No, there's no use offering me a bribe to give a few extra points to your class (though every year some overly optomistic student encloses a buck in his or her test). I won't even know who your students are; and with ten or so readers on each problem, there's only a small chance that I, personally, will even be the one grading any of your school's tests.
I'll spend the first couple of days developing the rubric to problem 2 on the physics B exam. That's the one with two charges hanging from strings. I have a preliminary idea in my head of how to distribute the 10 available points. Tuesday I'll have a day-long conversation with my partner -- Denver-area teacher Briant McKellips, whom I've graded with for nigh on six years, now -- to mesh our ideas together. Then we'll go through a few hundred tests to try out our rubric, and adjust it where necessary. On Wednesday we have to defend our rubric in front of 20-odd table leaders, who are collegial, friendly, and merciless in physics arguments. Wednesday's discussions are the primary manner in which we ensure that the grading standards for each problem are of the highest quality.

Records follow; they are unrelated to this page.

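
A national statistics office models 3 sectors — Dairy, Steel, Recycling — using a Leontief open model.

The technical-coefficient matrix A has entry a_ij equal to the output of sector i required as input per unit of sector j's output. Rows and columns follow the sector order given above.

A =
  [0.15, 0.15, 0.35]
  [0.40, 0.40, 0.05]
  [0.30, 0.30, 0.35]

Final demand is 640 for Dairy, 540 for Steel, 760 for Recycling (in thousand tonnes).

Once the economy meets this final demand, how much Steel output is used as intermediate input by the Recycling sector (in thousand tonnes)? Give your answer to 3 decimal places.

z_SR = 201.739

I − A =
  [   0.85    -0.15    -0.35]
  [  -0.40     0.60    -0.05]
  [  -0.30    -0.30     0.65]
Cofactors of I−A, C_ij = (−1)^(i+j)·(minor ij) (rows/columns in the sector order above):
  C_11 = (0.60)(0.65) − (-0.05)(-0.30) = 0.3750
  C_12 = −[(-0.40)(0.65) − (-0.05)(-0.30)] = 0.2750
  C_13 = (-0.40)(-0.30) − (0.60)(-0.30) = 0.3000
  C_21 = −[(-0.15)(0.65) − (-0.35)(-0.30)] = 0.2025
  C_22 = (0.85)(0.65) − (-0.35)(-0.30) = 0.4475
  C_23 = −[(0.85)(-0.30) − (-0.15)(-0.30)] = 0.3000
  C_31 = (-0.15)(-0.05) − (-0.35)(0.60) = 0.2175
  C_32 = −[(0.85)(-0.05) − (-0.35)(-0.40)] = 0.1825
  C_33 = (0.85)(0.60) − (-0.15)(-0.40) = 0.4500
det(I−A) = Σ_j (I−A)_1j·C_1j = (0.85)(0.3750) + (-0.15)(0.2750) + (-0.35)(0.3000) = 0.1725
adj(I−A) = Cᵀ =
  [ 0.3750   0.2025   0.2175]
  [ 0.2750   0.4475   0.1825]
  [ 0.3000   0.3000   0.4500]
(I − A)⁻¹ = adj(I−A) / det(I−A) ≈
  [   2.1739     1.1739     1.2609]
  [   1.5942     2.5942     1.0580]
  [   1.7391     1.7391     2.6087]
First solve x = (I − A)⁻¹ d = adj(I−A)·d / det(I−A); in particular x_R = (0.3000·640 + 0.3000·540 + 0.4500·760) / 0.1725 = 696.00 / 0.1725 ≈ 4034.78261.
Intermediate flow from S to R: z_SR = a_SR · x_R = 0.05 × 696.00 / 0.1725 = 34.80 / 0.1725 ≈ 201.739.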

I'll write several times from the reading, but not to dish College Board dirt. You won't hear how awful the Chief Reader is -- primarily because Chief Reader Bill Ingham, of James Madison University, is one of the most awesome people in the universe. You won't hear specific stupidicisms that I read on the exams, either -- I've only once encountered a truly clever and original non-physics item on an AP test. You can generally read better teachery humor at random internet sites.
What you might hear are summaries of the great shop talk that takes place at the reading. I spend ten evenings or so gabbing about physics teaching, absorbing ideas from the best physics teachers in the country. The Reading is the best professional development I've ever been to. Even though this is my tenth reading, I have never failed to learn something new.
For now, though, wish me luck in the monstrosity that is the country's air transportation network. For conversation at the first night of the reading tradionally consists of complaints and bitter war stories of everyone's adventures getting to Fort Collins.